Sur scène, un décor simple mais efficace est installé. Une table, un piano et quelques chaises en bois. Le thé est servi sur la table au premier acte dans une vaisselle ancienne. Puis, dans le deuxième acte, Sonia sert du fromage au médecin Astrov. Tout paraît modeste et rudimentaire, évoquant la réalité rurale de la campagne russe du XIXe siècle. A chaque acte, le décor change. Les comédiens s’occupent de ce changement. Un morceau de piano, différent à chaque fois, accompagne leurs mouvements fluides et précis. Ils déplacent les différents éléments du plateau mais soulèvent également à la verticale des planches de bois du sol pour créer de la profondeur dans l’espace scénique. Cet ajout de murs fictifs ainsi que les déplacements de meubles aident le public à imaginer chaque acte dans une nouvelle pièce de la maison. Les personnages hors scène sont quant à eux alignés, assis sur des chaises sur scène, côté cour ou côté jardin. Les spectateurs les aperçoivent juste après qu’ils sont sortis de scène ou avant leur entrée. Les bruitages tels que les gouttes qui tombent sur les vitres, les coups de tonnerre, les grillons pendant la journée, un aboiement de chien au loin ou encore le tic-tac d’une vieille horloge, permettent au public de se projeter dans cet univers tchekhovien.

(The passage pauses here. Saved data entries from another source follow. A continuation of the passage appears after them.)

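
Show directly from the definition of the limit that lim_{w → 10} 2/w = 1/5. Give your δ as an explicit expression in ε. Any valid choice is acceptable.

δ = min(5, 25ε)

Suppose ε > 0. We seek δ > 0 such that 0 < |w − 10| < δ implies |2/w − (1/5)| < ε.
|2/w − (1/5)| = 2·|10 − w|/(10·|w|) = 2|w − 10|/(10|w|).
Require δ ≤ 5 so that |w| > 10 − 5 = 5, hence 10|w| > 50.
Then |2/w − (1/5)| < 2|w − 10|/50, which is < ε when |w − 10| < 25ε.
Take δ = min(5, 25ε). Then 0 < |w − 10| < δ gives both |w − 10| < 5 and |w − 10| < 25ε, so |2/w − (1/5)| < ε.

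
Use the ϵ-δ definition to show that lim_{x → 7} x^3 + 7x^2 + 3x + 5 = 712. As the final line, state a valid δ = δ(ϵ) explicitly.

δ = min(1, ϵ/277)

Suppose ϵ > 0. We want δ > 0 such that 0 < |x − 7| < δ implies |(x^3 + 7x^2 + 3x + 5) − 712| < ϵ.
(x^3 + 7x^2 + 3x + 5) − 712 = x^3 + 7x^2 + 3x - 707 = (x − 7)(x^2 + 14x + 101).
So |(x^3 + 7x^2 + 3x + 5) − 712| = |x − 7|·|x^2 + 14x + 101|.
Assume first that |x − 7| < 1, so |x| < 8. Then |x^2 + 14x + 101| ≤ 8^2 + 14·8 + 101 = 277.
Hence |(x^3 + 7x^2 + 3x + 5) − 712| ≤ 277|x − 7| < ϵ provided |x − 7| < ϵ/277.
Take δ = min(1, ϵ/277). Then 0 < |x − 7| < δ gives both |x − 7| < 1 and |x − 7| < ϵ/277, so |(x^3 + 7x^2 + 3x + 5) − 712| < ϵ.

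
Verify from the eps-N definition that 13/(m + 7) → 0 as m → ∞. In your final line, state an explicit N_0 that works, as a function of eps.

N_0 = 13/eps

Suppose eps > 0. For m ≥ 1, |13/(m + 7) − 0| = 13/(m + 7) ≤ 13/m.
We need 13/m < eps, i.e. m > 13/eps.
Take N_0 = 13/eps. If m > N_0 then |13/(m + 7)| ≤ 13/m < eps.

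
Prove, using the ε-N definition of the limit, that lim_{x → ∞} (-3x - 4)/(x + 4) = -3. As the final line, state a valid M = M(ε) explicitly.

M = 8/ε

Let ε > 0 be given. We seek M > 0 such that x > M implies |(-3x - 4)/(x + 4) + 3| < ε.
(-3x - 4)/(x + 4) + 3 = ((-3x - 4) − (-3)(x + 4)) / ((x + 4)) = 8/((x + 4)).
For x > 0 we have x + 4 > x, so |(-3x - 4)/(x + 4) + 3| = 8/((x + 4)) < 8/(x) = 8/x.
Thus |(-3x - 4)/(x + 4) + 3| < ε whenever x > 8/ε.
Take M = 8/ε. If x > M then |(-3x - 4)/(x + 4) + 3| < 8/x < ε.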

Le parti pris d’Olivier Chapelet de laisser le public avoir un regard constant sur ses comédiens n’est pas nouveau. Parmi d’autres, Ostermeier avait également utilisé ce dispositif pour une autre pièce de Tchekhov, La Mouette, dans une mise en scène créée à Vidy, en 2016. Cette démarche permet de se sentir aussi proche des personnages que des comédiens, permettant de les voir se fondre d’un état à l’autre. Les personnages vivent des situations de vie qui résonnent en chacun de nous. Les comédiens sont les porteurs de cette résonnance à notre époque et poussent le public à se sentir d’autant plus concerné par ces problématiques familiales. Renforçant encore ce lien d’intimité entre personnages et public, les trois monologues du spectacle – ceux de Sonia, Vania et Elena – sont directement adressés au public : l’impression que l’histoire nous est racontée à nous, particulièrement, amène à mesurer à quel point les histoires de famille ne sont finalement pas si différentes les unes des autres.